It is hard to believe that one year ago – this month – hubby and I visited our current area in Mexico while contemplating moving here for three years. Now, exactly a year later, here we are with 8 months of Mexican living behind us. We’ve survived and stayed cool in our first scorching Mexican summer (I have the electric bills to prove it); we’ve been here for our first major holiday (Christmas, made a little more exciting thanks to constant decoration battles with kittens – who are no longer small and kitten-cute so subsequent plant battles are not nearly as charming); and we’ve made a dent in our español language skills (some more than others, but I don’t like to brag). In some ways I think our family has just now started to ease into a living routine in our Mexican home. We are no longer “adjusting”, so to speak. We’ve either figured it out or acknowledged that some things are just too different (aka: difficult) and we just need to deal with that. That “dealing” is sometimes harder than it sounds, especially when sometimes it seems like EVERYTHING we are adjusting to, dealing with – is all contradictions. Por ejemplo:
- people here are awesome, just not when they are behind the wheel of a moving vehicle;
- the food here is amazing, but surely that’s not the reason my jeans are getting tighter (no, no – it’s not all the extra carbs from the incredibly fresh tortillas we seem to be addicted to now… I’m sure the heat here is shrinking all my clothes….);
- we love LOVE our Mexican kitties and they bring so much joy to our lives, but I apparently forgot why you can’t have plants AND cats;
- Mexico might have some of the MOST beautiful places in the entire world to visit and see (see El Cielo Biosphere Reserve), but it is not safe to go there.
There’s more, but I think these four ejemplos get to my point rather well. I realize life is full of contradictions but I’ve never fully felt – or lived them – before until I came and lived in Mexico, as these contradictions have a huge impact on our way of life (or, at least, how we are dealing with our way of life here). I hope I’m not coming off as too whiny because I don’t mean to sound like I’m complaining – it’s just an interesting state of mind looking and dealing with the world around us through these contradictions. I believe my view through these contradictions will then dictate how happy I am (and, as a mother I do feel many times the added pressure of working at that happiness, because if I’m unhappy, then most likely that unhappiness will translate and affect the rest of my family – and I’m sure many fellow mothers will agree with that statement and added pressure).

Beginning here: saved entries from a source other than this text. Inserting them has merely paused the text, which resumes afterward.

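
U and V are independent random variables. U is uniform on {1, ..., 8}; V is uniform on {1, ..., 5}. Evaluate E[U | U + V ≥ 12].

23/3

Outcomes with U + V ≥ 12: (7,5), (8,4), (8,5), each with probability 1/40.
E[U | U + V ≥ 12] = (7 + 8 + 8) / 3 = 23/3.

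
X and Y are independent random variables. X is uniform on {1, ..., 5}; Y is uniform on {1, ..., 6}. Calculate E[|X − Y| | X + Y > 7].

8/5

Outcomes with X + Y > 7: (2,6), (3,5), (3,6), (4,4), (4,5), (4,6), (5,3), (5,4), (5,5), (5,6), each with probability 1/30.
E[|X − Y| | X + Y > 7] = (4 + 2 + 3 + 0 + 1 + 2 + 2 + 1 + 0 + 1) / 10 = 8/5.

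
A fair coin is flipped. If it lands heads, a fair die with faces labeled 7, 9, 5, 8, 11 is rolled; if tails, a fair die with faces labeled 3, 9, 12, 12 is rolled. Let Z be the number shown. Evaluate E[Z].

17/2

E[Z | heads] = (7+9+5+8+11)/5 = 8.
E[Z | tails] = (3+9+12+12)/4 = 9.
By the law of total expectation,
E[Z] = (1/2)·(8) + (1/2)·(9) = 17/2.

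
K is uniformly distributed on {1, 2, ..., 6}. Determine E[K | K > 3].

Given K > 3, K is equally likely to be any of {4, 5, 6}.
E[K | K > 3] = (4 + 5 + 6) / 3 = 5.

5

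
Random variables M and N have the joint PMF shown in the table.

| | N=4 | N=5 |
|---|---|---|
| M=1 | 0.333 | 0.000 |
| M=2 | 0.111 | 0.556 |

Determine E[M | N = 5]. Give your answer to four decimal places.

2.0000

P(N = 5) = 0.556.
Summing M·P(M=x,N=y) over the conditioning event gives 1.112.
E[M | N = 5] = (1.112) / (0.556) = 2.0000.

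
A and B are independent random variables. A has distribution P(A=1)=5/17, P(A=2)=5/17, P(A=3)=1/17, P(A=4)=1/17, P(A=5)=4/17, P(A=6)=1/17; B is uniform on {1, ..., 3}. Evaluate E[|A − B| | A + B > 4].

P(A + B > 4) = 25/51.
Summing |A−B|·P(x,y) over outcomes with A + B > 4 gives 20/17.
E[|A − B| | A + B > 4] = (20/17) / (25/51) = 12/5.

12/5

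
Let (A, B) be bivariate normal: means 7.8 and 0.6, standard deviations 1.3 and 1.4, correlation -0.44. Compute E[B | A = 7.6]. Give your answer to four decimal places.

The regression of B on A has slope ρ·σ_B/σ_A and passes through (μ_A, μ_B).
E[B | A=7.6] = 0.6 + (-0.44)·(1.4/1.3)·(7.6 − (7.8)) = 0.6 + (-0.47385)·(-0.2) = 0.6948.

0.6948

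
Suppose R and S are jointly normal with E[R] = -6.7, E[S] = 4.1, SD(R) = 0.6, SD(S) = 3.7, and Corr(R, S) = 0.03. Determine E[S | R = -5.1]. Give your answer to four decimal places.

E[S | R=x] = μ_S + ρ(σ_S/σ_R)(x − μ_R) for jointly normal variables.
E[S | R=-5.1] = 4.1 + (0.03)·(3.7/0.6)·(-5.1 − (-6.7)) = 4.1 + (0.185)·(1.6) = 4.3960.

4.3960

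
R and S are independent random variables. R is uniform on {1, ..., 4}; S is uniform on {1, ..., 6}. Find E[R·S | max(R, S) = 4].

P(max(R, S) = 4) = 7/24.
Summing RS·P(x,y) over outcomes with max(R, S) = 4 gives 8/3.
E[R·S | max(R, S) = 4] = (8/3) / (7/24) = 64/7.

64/7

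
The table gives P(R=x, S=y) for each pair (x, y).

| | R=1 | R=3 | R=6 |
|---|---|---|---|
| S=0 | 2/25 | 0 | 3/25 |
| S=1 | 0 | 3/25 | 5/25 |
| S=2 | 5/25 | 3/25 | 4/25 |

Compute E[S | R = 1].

10/7

P(R = 1) = 7/25.
Σ S·P over the event = 0·(2/25) + 2·(5/25) = 2/5.
E[S | R = 1] = (2/5) / (7/25) = 10/7.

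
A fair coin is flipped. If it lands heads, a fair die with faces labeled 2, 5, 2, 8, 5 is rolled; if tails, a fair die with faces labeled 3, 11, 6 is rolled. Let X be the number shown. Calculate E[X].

83/15

E[X | heads] = (2+5+2+8+5)/5 = 22/5.
E[X | tails] = (3+11+6)/3 = 20/3.
By the law of total expectation,
E[X] = (1/2)·(22/5) + (1/2)·(20/3) = 83/15.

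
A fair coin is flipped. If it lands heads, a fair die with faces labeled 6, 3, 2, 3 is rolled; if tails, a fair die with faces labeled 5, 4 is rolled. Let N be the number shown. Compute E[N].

4

E[N | heads] = (6+3+2+3)/4 = 7/2.
E[N | tails] = (5+4)/2 = 9/2.
E[N] = (1/2)·(7/2) + (1/2)·(9/2) = 4.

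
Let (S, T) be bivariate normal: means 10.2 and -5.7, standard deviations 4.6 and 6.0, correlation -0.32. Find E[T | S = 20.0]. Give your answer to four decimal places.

-9.7904

The regression of T on S has slope ρ·σ_T/σ_S and passes through (μ_S, μ_T).
E[T | S=20.0] = -5.7 + (-0.32)·(6.0/4.6)·(20.0 − (10.2)) = -5.7 + (-0.41739)·(9.8) = -9.7904.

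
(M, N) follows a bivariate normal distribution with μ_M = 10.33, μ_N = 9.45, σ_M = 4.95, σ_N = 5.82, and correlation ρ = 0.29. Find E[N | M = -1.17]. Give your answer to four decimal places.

5.5288

For a bivariate normal, E[N | M=x] = μ_N + ρ·(σ_N/σ_M)·(x − μ_M).
E[N | M=-1.17] = 9.45 + (0.29)·(5.82/4.95)·(-1.17 − (10.33)) = 9.45 + (0.34097)·(-11.5) = 5.5288.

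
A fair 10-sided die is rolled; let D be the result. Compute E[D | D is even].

6

Given D is even, D is equally likely to be any of {2, 4, 6, 8, 10}.
E[D | D is even] = (2 + 4 + 6 + 8 + 10) / 5 = 6.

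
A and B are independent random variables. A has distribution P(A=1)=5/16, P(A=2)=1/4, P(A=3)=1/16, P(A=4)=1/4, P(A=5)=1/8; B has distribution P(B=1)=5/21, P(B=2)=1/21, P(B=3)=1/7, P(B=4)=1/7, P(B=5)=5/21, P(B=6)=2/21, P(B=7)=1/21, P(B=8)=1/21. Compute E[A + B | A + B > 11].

49/4

P(A + B > 11) = 1/42.
Summing (A+B)·P(x,y) over outcomes with A + B > 11 gives 7/24.
E[A + B | A + B > 11] = (7/24) / (1/42) = 49/4.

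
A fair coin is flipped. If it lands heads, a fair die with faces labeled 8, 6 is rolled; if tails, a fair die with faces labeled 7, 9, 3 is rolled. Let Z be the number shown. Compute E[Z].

20/3

E[Z | heads] = (8+6)/2 = 7.
E[Z | tails] = (7+9+3)/3 = 19/3.
By the law of total expectation,
E[Z] = (1/2)·(7) + (1/2)·(19/3) = 20/3.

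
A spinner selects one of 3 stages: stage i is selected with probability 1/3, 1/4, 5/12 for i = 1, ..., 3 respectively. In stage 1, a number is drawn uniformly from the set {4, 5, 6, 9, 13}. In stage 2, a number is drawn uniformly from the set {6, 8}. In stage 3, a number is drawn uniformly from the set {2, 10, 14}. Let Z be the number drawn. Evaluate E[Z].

E[Z | stage 1] = (4+5+6+9+13)/5 = 37/5.
E[Z | stage 2] = (6+8)/2 = 7.
E[Z | stage 3] = (2+10+14)/3 = 26/3.
By the law of total expectation,
E[Z] = (1/3)·(37/5) + (1/4)·(7) + (5/12)·(26/3) = 1409/180.

1409/180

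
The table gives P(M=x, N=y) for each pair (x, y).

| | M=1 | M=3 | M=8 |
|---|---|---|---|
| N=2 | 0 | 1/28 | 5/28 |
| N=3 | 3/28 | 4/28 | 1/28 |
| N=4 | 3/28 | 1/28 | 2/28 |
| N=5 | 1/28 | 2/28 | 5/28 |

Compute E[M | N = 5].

47/8

P(N = 5) = 2/7.
Σ M·P over the event = 1·(1/28) + 3·(2/28) + 8·(5/28) = 47/28.
E[M | N = 5] = (47/28) / (2/7) = 47/8.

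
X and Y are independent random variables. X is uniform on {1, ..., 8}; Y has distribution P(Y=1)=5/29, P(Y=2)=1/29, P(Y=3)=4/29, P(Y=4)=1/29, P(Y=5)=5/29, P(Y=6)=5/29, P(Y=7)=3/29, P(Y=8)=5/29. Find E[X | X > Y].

6

P(X > Y) = 93/232.
Summing X·P(x,y) over outcomes with X > Y gives 279/116.
E[X | X > Y] = (279/116) / (93/232) = 6.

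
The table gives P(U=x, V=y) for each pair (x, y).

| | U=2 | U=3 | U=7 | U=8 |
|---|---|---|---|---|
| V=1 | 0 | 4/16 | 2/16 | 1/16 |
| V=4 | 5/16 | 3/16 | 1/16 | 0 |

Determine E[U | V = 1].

P(V = 1) = 7/16.
Σ U·P over the event = 3·(4/16) + 7·(2/16) + 8·(1/16) = 17/8.
E[U | V = 1] = (17/8) / (7/16) = 34/7.

34/7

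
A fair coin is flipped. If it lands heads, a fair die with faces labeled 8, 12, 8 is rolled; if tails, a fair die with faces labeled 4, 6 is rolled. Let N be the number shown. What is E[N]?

E[N | heads] = (8+12+8)/3 = 28/3.
E[N | tails] = (4+6)/2 = 5.
By the law of total expectation,
E[N] = (1/2)·(28/3) + (1/2)·(5) = 43/6.

43/6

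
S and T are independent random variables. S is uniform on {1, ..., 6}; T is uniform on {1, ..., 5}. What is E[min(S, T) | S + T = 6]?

9/5

P(S + T = 6) = 1/6.
Summing min(S,T)·P(x,y) over outcomes with S + T = 6 gives 3/10.
E[min(S, T) | S + T = 6] = (3/10) / (1/6) = 9/5.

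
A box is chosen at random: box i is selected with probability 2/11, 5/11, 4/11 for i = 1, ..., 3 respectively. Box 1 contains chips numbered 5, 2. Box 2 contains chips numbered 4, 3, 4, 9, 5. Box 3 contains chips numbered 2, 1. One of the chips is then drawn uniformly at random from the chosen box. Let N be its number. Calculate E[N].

38/11

E[N | box 1] = (5+2)/2 = 7/2.
E[N | box 2] = (4+3+4+9+5)/5 = 5.
E[N | box 3] = (2+1)/2 = 3/2.
By the law of total expectation,
E[N] = (2/11)·(7/2) + (5/11)·(5) + (4/11)·(3/2) = 38/11.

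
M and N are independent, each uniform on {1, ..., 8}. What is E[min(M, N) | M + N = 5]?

3/2

Outcomes with M + N = 5: (1,4), (2,3), (3,2), (4,1), each with probability 1/64.
E[min(M, N) | M + N = 5] = (1 + 2 + 2 + 1) / 4 = 3/2.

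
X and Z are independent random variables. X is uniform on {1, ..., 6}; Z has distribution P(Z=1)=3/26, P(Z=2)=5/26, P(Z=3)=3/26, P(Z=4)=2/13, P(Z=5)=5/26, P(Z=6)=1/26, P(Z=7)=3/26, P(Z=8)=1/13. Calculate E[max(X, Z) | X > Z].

269/57

P(X > Z) = 19/52.
Summing max(X,Z)·P(x,y) over outcomes with X > Z gives 269/156.
E[max(X, Z) | X > Z] = (269/156) / (19/52) = 269/57.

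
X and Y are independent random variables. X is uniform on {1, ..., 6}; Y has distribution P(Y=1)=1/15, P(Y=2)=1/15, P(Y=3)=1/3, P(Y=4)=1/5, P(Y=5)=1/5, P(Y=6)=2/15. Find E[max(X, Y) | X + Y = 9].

P(X + Y = 9) = 13/90.
Summing max(X,Y)·P(x,y) over outcomes with X + Y = 9 gives 4/5.
E[max(X, Y) | X + Y = 9] = (4/5) / (13/90) = 72/13.

72/13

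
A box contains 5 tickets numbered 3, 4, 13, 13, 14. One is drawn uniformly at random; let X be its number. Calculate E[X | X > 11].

P(X > 11) = 3/5.
Σ over the event: 13·2/5 + 14·1/5 = 8.
E[X | X > 11] = (8) / (3/5) = 40/3.

40/3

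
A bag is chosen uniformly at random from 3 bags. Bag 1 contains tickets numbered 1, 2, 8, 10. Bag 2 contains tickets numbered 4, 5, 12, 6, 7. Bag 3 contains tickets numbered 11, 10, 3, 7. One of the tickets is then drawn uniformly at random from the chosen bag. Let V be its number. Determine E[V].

33/5

E[V | bag 1] = (1+2+8+10)/4 = 21/4.
E[V | bag 2] = (4+5+12+6+7)/5 = 34/5.
E[V | bag 3] = (11+10+3+7)/4 = 31/4.
E[V] = (1/3)·(21/4) + (1/3)·(34/5) + (1/3)·(31/4) = 33/5.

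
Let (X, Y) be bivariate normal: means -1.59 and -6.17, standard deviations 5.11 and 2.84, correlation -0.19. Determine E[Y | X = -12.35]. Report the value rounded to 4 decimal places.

-5.0338

For a bivariate normal, E[Y | X=x] = μ_Y + ρ·(σ_Y/σ_X)·(x − μ_X).
E[Y | X=-12.35] = -6.17 + (-0.19)·(2.84/5.11)·(-12.35 − (-1.59)) = -6.17 + (-0.105597)·(-10.76) = -5.0338.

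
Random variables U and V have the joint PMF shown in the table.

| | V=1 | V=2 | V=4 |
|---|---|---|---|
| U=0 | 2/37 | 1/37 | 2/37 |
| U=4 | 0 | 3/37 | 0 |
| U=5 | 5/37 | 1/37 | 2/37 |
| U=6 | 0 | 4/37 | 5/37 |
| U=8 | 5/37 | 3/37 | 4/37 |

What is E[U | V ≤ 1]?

65/12

P(V ≤ 1) = 12/37.
Σ U·P over the event = 0·(2/37) + 5·(5/37) + 8·(5/37) = 65/37.
E[U | V ≤ 1] = (65/37) / (12/37) = 65/12.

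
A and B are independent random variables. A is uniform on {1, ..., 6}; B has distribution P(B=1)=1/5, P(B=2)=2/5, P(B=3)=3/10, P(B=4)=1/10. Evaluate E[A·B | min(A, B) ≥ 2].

P(min(A, B) ≥ 2) = 2/3.
Summing AB·P(x,y) over outcomes with min(A, B) ≥ 2 gives 7.
E[A·B | min(A, B) ≥ 2] = (7) / (2/3) = 21/2.

21/2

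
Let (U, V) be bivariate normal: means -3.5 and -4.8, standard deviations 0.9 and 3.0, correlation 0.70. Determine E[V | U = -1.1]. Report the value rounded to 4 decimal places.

E[V | U=x] = μ_V + ρ(σ_V/σ_U)(x − μ_U) for jointly normal variables.
E[V | U=-1.1] = -4.8 + (0.70)·(3.0/0.9)·(-1.1 − (-3.5)) = -4.8 + (2.33333)·(2.4) = 0.8000.

0.8000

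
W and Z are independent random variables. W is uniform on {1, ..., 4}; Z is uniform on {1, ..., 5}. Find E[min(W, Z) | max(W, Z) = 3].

9/5

P(max(W, Z) = 3) = 1/4.
Summing min(W,Z)·P(x,y) over outcomes with max(W, Z) = 3 gives 9/20.
E[min(W, Z) | max(W, Z) = 3] = (9/20) / (1/4) = 9/5.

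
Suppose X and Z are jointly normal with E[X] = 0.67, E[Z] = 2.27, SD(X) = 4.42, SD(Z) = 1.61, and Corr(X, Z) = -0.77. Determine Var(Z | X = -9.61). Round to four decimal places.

For a bivariate normal, Var(Z | X=x) = σ_Z²(1 − ρ²).
Var(Z | X=-9.61) = (1.61)²·(1 − (-0.77)²) = 2.5921·0.4071 = 1.0552.

1.0552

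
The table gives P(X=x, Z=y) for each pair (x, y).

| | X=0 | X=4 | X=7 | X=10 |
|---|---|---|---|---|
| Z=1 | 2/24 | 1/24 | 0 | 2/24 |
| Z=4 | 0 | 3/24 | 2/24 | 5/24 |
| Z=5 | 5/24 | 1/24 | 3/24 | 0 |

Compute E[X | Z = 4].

P(Z = 4) = 5/12.
Σ X·P over the event = 4·(3/24) + 7·(2/24) + 10·(5/24) = 19/6.
E[X | Z = 4] = (19/6) / (5/12) = 38/5.

38/5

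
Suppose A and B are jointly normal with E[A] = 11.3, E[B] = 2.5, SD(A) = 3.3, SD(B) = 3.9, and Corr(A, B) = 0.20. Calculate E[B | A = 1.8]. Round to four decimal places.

E[B | A=x] = μ_B + ρ(σ_B/σ_A)(x − μ_A) for jointly normal variables.
E[B | A=1.8] = 2.5 + (0.20)·(3.9/3.3)·(1.8 − (11.3)) = 2.5 + (0.236364)·(-9.5) = 0.2545.

0.2545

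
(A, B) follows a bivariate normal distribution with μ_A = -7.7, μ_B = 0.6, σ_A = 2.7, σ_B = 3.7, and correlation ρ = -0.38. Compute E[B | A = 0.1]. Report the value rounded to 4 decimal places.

-3.4618

The regression of B on A has slope ρ·σ_B/σ_A and passes through (μ_A, μ_B).
E[B | A=0.1] = 0.6 + (-0.38)·(3.7/2.7)·(0.1 − (-7.7)) = 0.6 + (-0.52074)·(7.8) = -3.4618.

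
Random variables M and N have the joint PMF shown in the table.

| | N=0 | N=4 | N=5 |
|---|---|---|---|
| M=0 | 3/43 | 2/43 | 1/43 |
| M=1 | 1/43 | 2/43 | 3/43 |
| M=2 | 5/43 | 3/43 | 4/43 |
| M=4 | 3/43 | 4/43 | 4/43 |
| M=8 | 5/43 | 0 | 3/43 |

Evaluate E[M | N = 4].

24/11

P(N = 4) = 11/43.
Σ M·P over the event = 0·(2/43) + 1·(2/43) + 2·(3/43) + 4·(4/43) = 24/43.
E[M | N = 4] = (24/43) / (11/43) = 24/11.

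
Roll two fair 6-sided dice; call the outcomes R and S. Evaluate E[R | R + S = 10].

Outcomes with R + S = 10: (4,6), (5,5), (6,4), each with probability 1/36.
E[R | R + S = 10] = (4 + 5 + 6) / 3 = 5.

5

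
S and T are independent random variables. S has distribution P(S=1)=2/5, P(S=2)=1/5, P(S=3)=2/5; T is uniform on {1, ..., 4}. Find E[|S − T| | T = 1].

1

P(T = 1) = 1/4.
Summing |S−T|·P(x,y) over outcomes with T = 1 gives 1/4.
E[|S − T| | T = 1] = (1/4) / (1/4) = 1.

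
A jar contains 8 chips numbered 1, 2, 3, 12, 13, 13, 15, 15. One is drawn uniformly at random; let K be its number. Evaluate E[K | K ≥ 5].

P(K ≥ 5) = 5/8.
Σ over the event: 12·1/8 + 13·1/4 + 15·1/4 = 17/2.
E[K | K ≥ 5] = (17/2) / (5/8) = 68/5.

68/5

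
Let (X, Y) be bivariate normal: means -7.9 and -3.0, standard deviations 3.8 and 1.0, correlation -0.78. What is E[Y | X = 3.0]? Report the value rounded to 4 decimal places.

E[Y | X=x] = μ_Y + ρ(σ_Y/σ_X)(x − μ_X) for jointly normal variables.
E[Y | X=3.0] = -3.0 + (-0.78)·(1.0/3.8)·(3.0 − (-7.9)) = -3.0 + (-0.205263)·(10.9) = -5.2374.

-5.2374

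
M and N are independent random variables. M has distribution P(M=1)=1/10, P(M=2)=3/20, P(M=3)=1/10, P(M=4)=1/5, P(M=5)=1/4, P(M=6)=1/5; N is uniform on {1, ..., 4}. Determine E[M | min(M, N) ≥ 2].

P(min(M, N) ≥ 2) = 27/40.
Summing M·P(x,y) over outcomes with min(M, N) ≥ 2 gives 231/80.
E[M | min(M, N) ≥ 2] = (231/80) / (27/40) = 77/18.

77/18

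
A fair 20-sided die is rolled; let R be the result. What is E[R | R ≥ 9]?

Given R ≥ 9, R is equally likely to be any of {9, 10, 11, 12, 13, 14, 15, 16, 17, 18, 19, 20}.
E[R | R ≥ 9] = (9 + 10 + 11 + 12 + 13 + 14 + 15 + 16 + 17 + 18 + 19 + 20) / 12 = 29/2.

29/2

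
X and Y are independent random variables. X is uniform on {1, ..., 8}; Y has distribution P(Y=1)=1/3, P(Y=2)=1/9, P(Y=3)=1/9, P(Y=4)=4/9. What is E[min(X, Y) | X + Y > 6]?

P(X + Y > 6) = 7/12.
Summing min(X,Y)·P(x,y) over outcomes with X + Y > 6 gives 31/18.
E[min(X, Y) | X + Y > 6] = (31/18) / (7/12) = 62/21.

62/21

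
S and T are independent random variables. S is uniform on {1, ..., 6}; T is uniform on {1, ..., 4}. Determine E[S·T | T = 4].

Outcomes with T = 4: (1,4), (2,4), (3,4), (4,4), (5,4), (6,4), each with probability 1/24.
E[S·T | T = 4] = (4 + 8 + 12 + 16 + 20 + 24) / 6 = 14.

14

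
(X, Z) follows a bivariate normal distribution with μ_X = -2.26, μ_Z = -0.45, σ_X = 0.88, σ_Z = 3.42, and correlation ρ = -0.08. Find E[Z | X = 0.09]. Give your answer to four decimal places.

E[Z | X=x] = μ_Z + ρ(σ_Z/σ_X)(x − μ_X) for jointly normal variables.
E[Z | X=0.09] = -0.45 + (-0.08)·(3.42/0.88)·(0.09 − (-2.26)) = -0.45 + (-0.31091)·(2.35) = -1.1806.

-1.1806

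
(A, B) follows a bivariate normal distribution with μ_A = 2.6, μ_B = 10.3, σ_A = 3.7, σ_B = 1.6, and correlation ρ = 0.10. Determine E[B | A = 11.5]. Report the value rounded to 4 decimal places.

10.6849

E[B | A=x] = μ_B + ρ(σ_B/σ_A)(x − μ_A) for jointly normal variables.
E[B | A=11.5] = 10.3 + (0.10)·(1.6/3.7)·(11.5 − (2.6)) = 10.3 + (0.043243)·(8.9) = 10.6849.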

I can focus on the bad driving conditions and how hard it is to constantly make healthy eating habits here and how I am CONSTANTLY vacuuming up dirt and half-chewed leaves from two cats who apparently are always starving no matter how much food we give them. And how we are so very excited to travel and see many of the beautiful sights while we are in Mexico – we just have to be careful where we go and how we get there. And after 8 months of living here I have yet to see a single worm in the house so I’m starting to seriously think hubby fabricated his worm-encounter altogether.
After living here for ocho meses I would describe Mexico as one big, crazy, colorful, loud and friendly contradiction in and of itself. Mexico will never change for me, no matter how hard I try and be a good driving example, or how much I change authentic Mex cuisine recipes to lighter, less caloric fare (by the way, don’t bother – it’s not worth it). Its security issues aren’t going to improve just for the sake of our family’s travel wishes; and scolding my unblinking kitties yet again for digging in my plants is also a wasted effort.
My favorite idiom about contradictions and how we perceive them is the “glass half empty or half full” phrase. Some days the glass is half full – some days half empty – it’s simply how you perceive it, right?
Well, living in Mexico for 8 months has taught me that on the “half empty days” – simply fill your glass with some tequila.